Re: Strategy for acting on changes in child objects?
Re: Strategy for acting on changes in child objects?
- Subject: Re: Strategy for acting on changes in child objects?
- From: Graham Cox <email@hidden>
- Date: Thu, 7 May 2009 15:55:26 +1000
On 07/05/2009, at 3:36 PM, Seth Willits wrote:
Ok, maybe I should have been more explicit.
If the child object has 100 properties and a hierarchy of its own,
there's no way I'm going to register the parent as an observer for
each property explicitly. Barf. Which is why I said one method was
to override setValue:forKey: in the child to trigger a single
observable key (isModified). But I still don't like the solution much.
The parent gets to decide which attributes it's interested in, and
registers itself as a KVO observer for those attributes.
The parent is always interested in *any* change to the child.
I could be wrong, but I don't think this is possible. However, I have
solved this by minimising the tedium of having to register for all
those individual property observations as follows:
A. each observable object class exports a list of properties that it
thinks may be of interest to an observer. This is just an array of
strings (property names) returned by a class method.
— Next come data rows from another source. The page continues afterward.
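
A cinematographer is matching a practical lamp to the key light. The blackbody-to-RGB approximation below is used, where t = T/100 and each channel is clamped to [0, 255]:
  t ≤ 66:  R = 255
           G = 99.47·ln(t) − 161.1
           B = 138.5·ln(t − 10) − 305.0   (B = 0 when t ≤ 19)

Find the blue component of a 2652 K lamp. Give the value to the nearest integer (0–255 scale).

t = 2652/100 = 26.52; the t ≤ 66 branch applies.
B = 138.5·ln(26.52 − 10) − 305.0 = 138.5·ln 16.52 − 305.0 = 138.5·2.8046 − 305.0 = 83.433.
Rounded: 83.

83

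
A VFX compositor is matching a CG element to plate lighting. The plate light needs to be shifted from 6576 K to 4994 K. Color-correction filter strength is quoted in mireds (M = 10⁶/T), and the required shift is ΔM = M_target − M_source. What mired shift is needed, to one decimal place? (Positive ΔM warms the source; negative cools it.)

+48.2 mireds

M_source = 10⁶/6576 = 152.068; M_target = 10⁶/4994 = 200.240.
ΔM = 200.240 − 152.068 = 48.172 → +48.2 mireds, a warming shift.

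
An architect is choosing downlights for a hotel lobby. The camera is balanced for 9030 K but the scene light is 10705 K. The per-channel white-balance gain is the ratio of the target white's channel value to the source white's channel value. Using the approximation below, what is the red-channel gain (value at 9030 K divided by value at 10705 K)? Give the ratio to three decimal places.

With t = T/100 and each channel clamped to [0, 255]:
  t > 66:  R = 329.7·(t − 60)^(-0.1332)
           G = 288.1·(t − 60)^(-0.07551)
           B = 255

At 10705 K (t = 107.05):
  R = 329.7·(107.05 − 60)^(-0.1332) = 329.7·47.05^(-0.1332) = 329.7·0.59871 = 197.394.
At 9030 K (t = 90.3):
  R = 329.7·(90.3 − 60)^(-0.1332) = 329.7·30.3^(-0.1332) = 329.7·0.63485 = 209.310.
Gain = 209.310 / 197.394 = 1.0604 → 1.060.

1.060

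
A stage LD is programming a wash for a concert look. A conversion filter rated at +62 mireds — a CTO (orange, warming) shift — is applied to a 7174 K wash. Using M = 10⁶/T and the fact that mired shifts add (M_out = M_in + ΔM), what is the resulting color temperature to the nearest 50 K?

M_in = 10⁶/7174 = 139.39 mireds.
M_out = 139.39 + (+62) = 201.39 mireds.
T_out = 10⁶/201.39 = 4965.4 K → 4950 K.

4950 K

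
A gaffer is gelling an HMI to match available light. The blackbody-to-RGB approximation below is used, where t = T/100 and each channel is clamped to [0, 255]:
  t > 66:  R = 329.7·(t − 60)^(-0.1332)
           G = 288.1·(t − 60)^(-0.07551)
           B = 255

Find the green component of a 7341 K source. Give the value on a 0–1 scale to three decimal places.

t = 7341/100 = 73.41; the t > 66 branch applies.
G = 288.1·(73.41 − 60)^(-0.07551) = 288.1·13.41^(-0.07551) = 288.1·0.82199 = 236.816.
On a 0–1 scale: 236.816/255 = 0.9287 → 0.929.

0.929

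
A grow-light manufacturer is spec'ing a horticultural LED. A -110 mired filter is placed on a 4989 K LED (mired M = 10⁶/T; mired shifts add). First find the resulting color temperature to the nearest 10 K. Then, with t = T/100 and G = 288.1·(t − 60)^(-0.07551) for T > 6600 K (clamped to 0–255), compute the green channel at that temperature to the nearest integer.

M_in = 10⁶/4989 = 200.44; M_out = 200.44 + (-110) = 90.44.
T_out = 10⁶/90.44 = 11056.9 K → 11060 K; t = 110.6.
G = 288.1·(110.6 − 60)^(-0.07551) = 288.1·50.6^(-0.07551) = 288.1·0.74357 = 214.221.
Rounded: 214.

214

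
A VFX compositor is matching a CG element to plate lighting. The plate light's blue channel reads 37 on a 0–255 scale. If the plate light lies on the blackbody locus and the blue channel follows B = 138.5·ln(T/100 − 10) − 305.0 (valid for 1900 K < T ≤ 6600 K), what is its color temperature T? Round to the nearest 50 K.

ln(t − 10) = (37 + 305.0) / 138.5 = 2.4693.
t − 10 = e^2.4693 = 11.814, so t = 21.814.
T = 100·t = 2181 K → 2200 K to the nearest 50 K.

2200 K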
B. A utility method iterates over that list and registers a nominated
observer against each one. There is also a complementary de-observing
method.
C. The observer calls the utility method on the child passing itself
as an observer.
For the observer, this reduces to one line to observe everything. The
utility methods only need to be written once also, perhaps as an
NSObject category. The remaining tedium is returning the list of
properties from each observable class, but it turns out to be pretty
quick and easy using [NSArray arrayWithObjects:]. You just have to
remember to add the name to the list any time you add a property to
the object. Subclasses should extend the list provided by their
superclass.
There may well be an easier solution but this works well for me.
Relying on a keypath being passed through your parent is a bit
fragile, since if anything changes a child property directly, your
parent won't see it. Using KVO prevents that problem.